Auch bei den Bündner Fussballfans gibt es in Vaduz Steugerungspotenzial, diese orientieren sich mehr Richtung St. Gallen. Dazu kommt, dass der Bündner Sportfan ziemlich verwöhnt ist und nur die Spitzenspiele besucht – das sieht man ja auch in anderen Sportarten wie beispielsweise dem Unihockey. Ich gehe davon aus, dass der FC Zürich in der Super League früher oder später aus dem Keller kommt und dass Thun, Lugano und Vaduz den Absteiger unter sich ausmachen werden.

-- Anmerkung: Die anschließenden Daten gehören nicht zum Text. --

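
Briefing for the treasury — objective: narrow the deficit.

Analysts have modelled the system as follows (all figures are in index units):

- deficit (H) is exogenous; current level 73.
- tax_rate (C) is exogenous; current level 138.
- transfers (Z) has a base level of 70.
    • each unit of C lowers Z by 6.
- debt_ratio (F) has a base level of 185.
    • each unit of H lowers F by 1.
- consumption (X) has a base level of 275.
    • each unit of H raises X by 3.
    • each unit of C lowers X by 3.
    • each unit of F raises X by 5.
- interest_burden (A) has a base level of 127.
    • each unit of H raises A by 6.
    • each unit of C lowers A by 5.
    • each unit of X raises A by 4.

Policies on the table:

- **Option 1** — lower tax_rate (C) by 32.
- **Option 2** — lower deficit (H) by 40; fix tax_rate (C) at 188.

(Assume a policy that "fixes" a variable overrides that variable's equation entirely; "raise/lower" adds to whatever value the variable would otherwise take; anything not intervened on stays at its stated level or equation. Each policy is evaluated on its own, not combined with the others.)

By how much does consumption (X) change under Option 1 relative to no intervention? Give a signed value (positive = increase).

Baseline:
  H = 73
  C = 138
  F = 185 − 73 = 112
  X = 275 + 3·73 − 3·138 + 5·112 = 640
Option 1 (C − 32):
  H = 73
  C = 138 − 32 = 106
  F = 185 − 73 = 112
  X = 275 + 3·73 − 3·106 + 5·112 = 736
Change in X: 736 − 640 = 96

96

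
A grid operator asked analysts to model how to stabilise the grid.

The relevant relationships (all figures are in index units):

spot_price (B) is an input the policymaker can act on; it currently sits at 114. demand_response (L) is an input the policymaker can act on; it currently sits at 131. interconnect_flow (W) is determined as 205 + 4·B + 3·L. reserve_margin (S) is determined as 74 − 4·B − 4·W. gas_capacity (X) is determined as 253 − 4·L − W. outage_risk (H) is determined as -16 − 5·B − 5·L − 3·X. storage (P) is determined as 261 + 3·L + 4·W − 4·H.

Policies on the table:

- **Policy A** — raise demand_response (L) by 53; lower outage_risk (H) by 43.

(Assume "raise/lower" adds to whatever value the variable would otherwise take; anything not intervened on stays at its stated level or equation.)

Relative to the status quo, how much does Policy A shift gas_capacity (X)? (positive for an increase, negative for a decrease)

Baseline:
  B = 114
  L = 131
  W = 205 + 4·114 + 3·131 = 1054
  X = 253 − 4·131 − 1054 = -1325
Policy A (L + 53, H − 43):
  B = 114
  L = 131 + 53 = 184
  W = 205 + 4·114 + 3·184 = 1213
  X = 253 − 4·184 − 1213 = -1696
Change in X: -1696 − (-1325) = -371

-371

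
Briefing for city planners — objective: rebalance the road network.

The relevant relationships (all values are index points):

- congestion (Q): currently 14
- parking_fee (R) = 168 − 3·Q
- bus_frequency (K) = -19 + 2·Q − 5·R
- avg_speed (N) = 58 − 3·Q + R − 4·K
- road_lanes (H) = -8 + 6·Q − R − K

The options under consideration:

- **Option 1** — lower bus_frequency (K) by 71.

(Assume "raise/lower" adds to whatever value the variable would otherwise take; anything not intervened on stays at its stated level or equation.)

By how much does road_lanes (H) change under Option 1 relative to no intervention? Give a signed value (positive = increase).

Baseline:
  Q = 14
  R = 168 − 3·14 = 126
  K = -19 + 2·14 − 5·126 = -621
  H = -8 + 6·14 − 126 − (-621) = 571
Option 1 (K − 71):
  Q = 14
  R = 168 − 3·14 = 126
  K = -19 + 2·14 − 5·126 (−71 from intervention) = -692
  H = -8 + 6·14 − 126 − (-692) = 642
Change in H: 642 − 571 = 71

71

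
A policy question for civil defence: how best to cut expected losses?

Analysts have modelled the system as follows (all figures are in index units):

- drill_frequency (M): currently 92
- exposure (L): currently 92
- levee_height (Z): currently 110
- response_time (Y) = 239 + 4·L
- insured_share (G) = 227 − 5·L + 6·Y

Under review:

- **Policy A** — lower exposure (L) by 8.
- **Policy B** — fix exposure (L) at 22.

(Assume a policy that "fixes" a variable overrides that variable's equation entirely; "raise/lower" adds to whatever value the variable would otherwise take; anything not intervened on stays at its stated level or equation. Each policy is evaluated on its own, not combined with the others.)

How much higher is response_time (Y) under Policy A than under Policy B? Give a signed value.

Policy A (L − 8):
  L = 92 − 8 = 84
  Y = 239 + 4·84 = 575
Policy B (L := 22):
  L = 22
  Y = 239 + 4·22 = 327
Y: 575 − 327 = 248

248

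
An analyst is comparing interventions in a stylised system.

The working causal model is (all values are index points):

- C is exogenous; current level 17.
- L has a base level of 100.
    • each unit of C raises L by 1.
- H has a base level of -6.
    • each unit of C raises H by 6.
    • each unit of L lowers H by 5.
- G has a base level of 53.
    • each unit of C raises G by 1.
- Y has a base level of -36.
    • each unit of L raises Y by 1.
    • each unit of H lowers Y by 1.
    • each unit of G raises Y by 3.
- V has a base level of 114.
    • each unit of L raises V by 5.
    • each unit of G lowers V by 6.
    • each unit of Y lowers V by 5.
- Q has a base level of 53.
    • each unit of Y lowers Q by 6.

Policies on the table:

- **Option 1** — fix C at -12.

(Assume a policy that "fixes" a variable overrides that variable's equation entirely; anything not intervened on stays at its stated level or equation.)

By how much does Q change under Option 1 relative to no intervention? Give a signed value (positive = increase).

522

Baseline:
  C = 17
  L = 100 + 17 = 117
  H = -6 + 6·17 − 5·117 = -489
  G = 53 + 17 = 70
  Y = -36 + 117 − (-489) + 3·70 = 780
  Q = 53 − 6·780 = -4627
Option 1 (C := -12):
  C = -12
  L = 100 + (-12) = 88
  H = -6 + 6·(-12) − 5·88 = -518
  G = 53 + (-12) = 41
  Y = -36 + 88 − (-518) + 3·41 = 693
  Q = 53 − 6·693 = -4105
Change in Q: -4105 − (-4627) = 522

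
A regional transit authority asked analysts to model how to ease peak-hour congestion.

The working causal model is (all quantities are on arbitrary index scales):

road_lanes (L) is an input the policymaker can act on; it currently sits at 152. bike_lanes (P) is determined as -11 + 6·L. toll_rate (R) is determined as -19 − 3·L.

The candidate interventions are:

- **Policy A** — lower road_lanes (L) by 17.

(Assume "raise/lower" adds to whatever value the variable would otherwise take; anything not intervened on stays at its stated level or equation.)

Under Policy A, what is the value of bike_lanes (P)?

799

Policy A (L − 17):
  L = 152 − 17 = 135
  P = -11 + 6·135 = 799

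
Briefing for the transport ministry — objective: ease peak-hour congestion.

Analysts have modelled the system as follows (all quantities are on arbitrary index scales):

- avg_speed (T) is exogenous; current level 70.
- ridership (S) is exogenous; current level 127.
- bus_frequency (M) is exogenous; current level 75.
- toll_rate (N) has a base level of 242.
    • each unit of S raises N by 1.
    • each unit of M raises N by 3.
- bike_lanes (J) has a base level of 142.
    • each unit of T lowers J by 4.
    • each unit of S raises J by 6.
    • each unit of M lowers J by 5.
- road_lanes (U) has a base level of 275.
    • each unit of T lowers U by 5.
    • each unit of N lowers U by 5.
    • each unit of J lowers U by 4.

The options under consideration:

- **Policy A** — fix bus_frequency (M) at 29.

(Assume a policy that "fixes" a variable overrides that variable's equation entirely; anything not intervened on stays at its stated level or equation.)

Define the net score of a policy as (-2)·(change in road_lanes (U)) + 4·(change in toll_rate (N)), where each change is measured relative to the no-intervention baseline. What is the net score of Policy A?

-92

Baseline:
  T = 70
  S = 127
  M = 75
  N = 242 + 127 + 3·75 = 594
  J = 142 − 4·70 + 6·127 − 5·75 = 249
  U = 275 − 5·70 − 5·594 − 4·249 = -4041
Policy A (M := 29):
  T = 70
  S = 127
  M = 29
  N = 242 + 127 + 3·29 = 456
  J = 142 − 4·70 + 6·127 − 5·29 = 479
  U = 275 − 5·70 − 5·456 − 4·479 = -4271
ΔU = -4271 − (-4041) = -230; ΔN = 456 − 594 = -138
Score = (-2)·(-230) + 4·(-138) = -92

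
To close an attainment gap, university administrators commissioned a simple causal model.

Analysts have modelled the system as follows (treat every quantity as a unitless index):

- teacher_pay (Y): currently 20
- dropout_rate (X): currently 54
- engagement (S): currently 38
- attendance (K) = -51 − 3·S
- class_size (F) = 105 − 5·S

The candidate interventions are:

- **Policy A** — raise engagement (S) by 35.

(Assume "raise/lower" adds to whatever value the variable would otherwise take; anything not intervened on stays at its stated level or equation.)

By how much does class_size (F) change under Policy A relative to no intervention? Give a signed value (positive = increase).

-175

Baseline:
  S = 38
  F = 105 − 5·38 = -85
Policy A (S + 35):
  S = 38 + 35 = 73
  F = 105 − 5·73 = -260
Change in F: -260 − (-85) = -175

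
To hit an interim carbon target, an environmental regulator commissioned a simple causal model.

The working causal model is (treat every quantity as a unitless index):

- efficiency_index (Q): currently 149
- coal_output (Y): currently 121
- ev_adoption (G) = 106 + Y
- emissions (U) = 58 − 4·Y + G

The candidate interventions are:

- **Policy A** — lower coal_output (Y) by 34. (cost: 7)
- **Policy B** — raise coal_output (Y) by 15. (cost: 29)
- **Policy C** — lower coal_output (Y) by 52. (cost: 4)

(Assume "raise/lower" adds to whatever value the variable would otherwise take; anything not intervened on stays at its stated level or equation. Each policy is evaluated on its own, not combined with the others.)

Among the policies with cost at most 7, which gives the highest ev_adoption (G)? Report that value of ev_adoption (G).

Policy A (Y − 34):
  Y = 121 − 34 = 87
  G = 106 + 87 = 193
Policy C (Y − 52):
  Y = 121 − 52 = 69
  G = 106 + 69 = 175
Comparing — Policy A: G=193, Policy C: G=175. Highest is 193 (Policy A).

193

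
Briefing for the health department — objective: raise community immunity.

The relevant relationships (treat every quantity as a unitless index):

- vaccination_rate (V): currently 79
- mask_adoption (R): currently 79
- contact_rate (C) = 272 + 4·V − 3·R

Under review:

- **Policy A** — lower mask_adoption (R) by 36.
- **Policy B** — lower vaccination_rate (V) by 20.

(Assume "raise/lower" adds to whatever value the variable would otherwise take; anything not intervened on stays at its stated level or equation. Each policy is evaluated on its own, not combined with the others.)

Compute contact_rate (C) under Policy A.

Policy A (R − 36):
  V = 79
  R = 79 − 36 = 43
  C = 272 + 4·79 − 3·43 = 459

459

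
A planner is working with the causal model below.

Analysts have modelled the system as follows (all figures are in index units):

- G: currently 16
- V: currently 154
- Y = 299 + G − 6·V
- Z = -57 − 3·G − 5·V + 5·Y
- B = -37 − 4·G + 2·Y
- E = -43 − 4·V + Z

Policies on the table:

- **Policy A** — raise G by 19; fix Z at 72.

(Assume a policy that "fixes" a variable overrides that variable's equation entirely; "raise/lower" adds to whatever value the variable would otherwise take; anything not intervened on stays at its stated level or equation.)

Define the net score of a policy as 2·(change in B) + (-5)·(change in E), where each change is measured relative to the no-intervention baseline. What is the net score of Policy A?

Baseline:
  G = 16
  V = 154
  Y = 299 + 16 − 6·154 = -609
  Z = -57 − 3·16 − 5·154 + 5·(-609) = -3920
  B = -37 − 4·16 + 2·(-609) = -1319
  E = -43 − 4·154 + (-3920) = -4579
Policy A (G + 19, Z := 72):
  G = 16 + 19 = 35
  V = 154
  Y = 299 + 35 − 6·154 = -590
  Z = 72
  B = -37 − 4·35 + 2·(-590) = -1357
  E = -43 − 4·154 + 72 = -587
ΔB = -1357 − (-1319) = -38; ΔE = -587 − (-4579) = 3992
Score = 2·(-38) + (-5)·3992 = -20036

-20036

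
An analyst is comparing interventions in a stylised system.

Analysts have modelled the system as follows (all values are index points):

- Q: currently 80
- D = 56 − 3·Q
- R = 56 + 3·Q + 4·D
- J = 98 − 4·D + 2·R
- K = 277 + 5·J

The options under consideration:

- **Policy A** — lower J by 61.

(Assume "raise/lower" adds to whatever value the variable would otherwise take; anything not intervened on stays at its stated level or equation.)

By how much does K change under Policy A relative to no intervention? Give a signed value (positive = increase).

Baseline:
  Q = 80
  D = 56 − 3·80 = -184
  R = 56 + 3·80 + 4·(-184) = -440
  J = 98 − 4·(-184) + 2·(-440) = -46
  K = 277 + 5·(-46) = 47
Policy A (J − 61):
  Q = 80
  D = 56 − 3·80 = -184
  R = 56 + 3·80 + 4·(-184) = -440
  J = 98 − 4·(-184) + 2·(-440) (−61 from intervention) = -107
  K = 277 + 5·(-107) = -258
Change in K: -258 − 47 = -305

-305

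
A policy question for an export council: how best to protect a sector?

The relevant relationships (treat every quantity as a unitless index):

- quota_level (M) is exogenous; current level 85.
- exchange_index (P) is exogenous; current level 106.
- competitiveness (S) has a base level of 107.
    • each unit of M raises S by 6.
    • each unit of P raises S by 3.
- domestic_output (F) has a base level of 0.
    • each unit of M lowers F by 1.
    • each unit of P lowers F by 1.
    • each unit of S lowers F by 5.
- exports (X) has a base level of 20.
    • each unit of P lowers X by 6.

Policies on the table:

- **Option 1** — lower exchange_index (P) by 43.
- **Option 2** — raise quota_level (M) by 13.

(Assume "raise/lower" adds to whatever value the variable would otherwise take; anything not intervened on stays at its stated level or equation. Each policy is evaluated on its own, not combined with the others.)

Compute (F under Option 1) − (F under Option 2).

Option 1 (P − 43):
  M = 85
  P = 106 − 43 = 63
  S = 107 + 6·85 + 3·63 = 806
  F = 0 − 85 − 63 − 5·806 = -4178
Option 2 (M + 13):
  M = 85 + 13 = 98
  P = 106
  S = 107 + 6·98 + 3·106 = 1013
  F = 0 − 98 − 106 − 5·1013 = -5269
F: -4178 − (-5269) = 1091

1091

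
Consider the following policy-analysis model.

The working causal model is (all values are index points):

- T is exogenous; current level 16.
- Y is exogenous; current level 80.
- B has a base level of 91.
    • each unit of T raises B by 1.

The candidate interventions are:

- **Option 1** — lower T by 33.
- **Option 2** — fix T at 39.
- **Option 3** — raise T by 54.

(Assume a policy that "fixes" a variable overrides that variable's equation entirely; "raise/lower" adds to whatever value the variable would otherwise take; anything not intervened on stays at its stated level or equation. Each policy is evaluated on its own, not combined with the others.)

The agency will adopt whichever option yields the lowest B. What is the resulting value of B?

Option 1 (T − 33):
  T = 16 − 33 = -17
  B = 91 + (-17) = 74
Option 2 (T := 39):
  T = 39
  B = 91 + 39 = 130
Option 3 (T + 54):
  T = 16 + 54 = 70
  B = 91 + 70 = 161
Comparing — Option 1: B=74, Option 2: B=130, Option 3: B=161. Lowest is 74 (Option 1).

74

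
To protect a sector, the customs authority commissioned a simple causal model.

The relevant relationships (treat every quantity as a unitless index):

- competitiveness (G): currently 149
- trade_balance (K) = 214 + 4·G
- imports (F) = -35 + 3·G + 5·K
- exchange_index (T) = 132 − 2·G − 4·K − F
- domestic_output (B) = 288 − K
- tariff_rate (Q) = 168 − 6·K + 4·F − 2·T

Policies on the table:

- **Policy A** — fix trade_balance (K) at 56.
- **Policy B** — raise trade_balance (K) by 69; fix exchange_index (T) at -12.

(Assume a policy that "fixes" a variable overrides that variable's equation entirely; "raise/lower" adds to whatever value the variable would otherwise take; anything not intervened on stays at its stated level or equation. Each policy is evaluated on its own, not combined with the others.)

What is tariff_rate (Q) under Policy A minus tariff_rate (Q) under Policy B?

Policy A (K := 56):
  G = 149
  K = 56
  F = -35 + 3·149 + 5·56 = 692
  T = 132 − 2·149 − 4·56 − 692 = -1082
  Q = 168 − 6·56 + 4·692 − 2·(-1082) = 4764
Policy B (K + 69, T := -12):
  G = 149
  K = 214 + 4·149 (+69 from intervention) = 879
  F = -35 + 3·149 + 5·879 = 4807
  T = -12
  Q = 168 − 6·879 + 4·4807 − 2·(-12) = 14146
Q: 4764 − 14146 = -9382

-9382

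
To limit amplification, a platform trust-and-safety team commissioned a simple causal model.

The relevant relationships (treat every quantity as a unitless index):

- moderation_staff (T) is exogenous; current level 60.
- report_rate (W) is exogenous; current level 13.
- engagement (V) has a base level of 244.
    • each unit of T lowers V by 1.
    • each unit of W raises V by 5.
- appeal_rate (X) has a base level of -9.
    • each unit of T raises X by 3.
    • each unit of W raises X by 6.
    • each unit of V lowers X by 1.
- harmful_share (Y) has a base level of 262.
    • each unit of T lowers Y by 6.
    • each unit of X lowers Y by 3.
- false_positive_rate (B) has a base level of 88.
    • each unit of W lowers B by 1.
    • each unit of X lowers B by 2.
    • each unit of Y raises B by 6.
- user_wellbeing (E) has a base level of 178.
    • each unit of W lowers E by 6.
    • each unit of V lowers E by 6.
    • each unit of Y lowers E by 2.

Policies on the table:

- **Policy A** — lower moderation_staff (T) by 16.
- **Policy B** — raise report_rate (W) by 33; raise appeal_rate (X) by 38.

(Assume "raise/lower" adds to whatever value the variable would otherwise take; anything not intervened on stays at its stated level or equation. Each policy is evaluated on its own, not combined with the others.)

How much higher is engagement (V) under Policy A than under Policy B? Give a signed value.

Policy A (T − 16):
  T = 60 − 16 = 44
  W = 13
  V = 244 − 44 + 5·13 = 265
Policy B (W + 33, X + 38):
  T = 60
  W = 13 + 33 = 46
  V = 244 − 60 + 5·46 = 414
V: 265 − 414 = -149

-149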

International gehörte die letzte Woche ganz klar Robert Lewandowski. Ich würde nicht sagen, dass er der beste Stürmer der Welt ist. Aber im Moment ist er der beste Stürmer im besten Team. Er profitiert sicher vom sensationellen Lauf von Bayern München, ein anderer Top-Stürmer würde in seiner Position wohl ähnlich oft treffen. Sicher gehört er zu den besten Torjägern, aber ohne Nebenspieler in Topform wäre eine solche Tor-Ausbeute nicht möglich. Ich glaube nicht, dass Lewandowski einem Messi oder Ronaldo das Wasser reichen kann. Allerdings kann man ihn von seiner Spielart her auch nicht mit den beiden Topshots vergleichen.
(Bilder: Christian Danuser (FCTC), EQ Images/Thorsten Wagner (Lewandowski))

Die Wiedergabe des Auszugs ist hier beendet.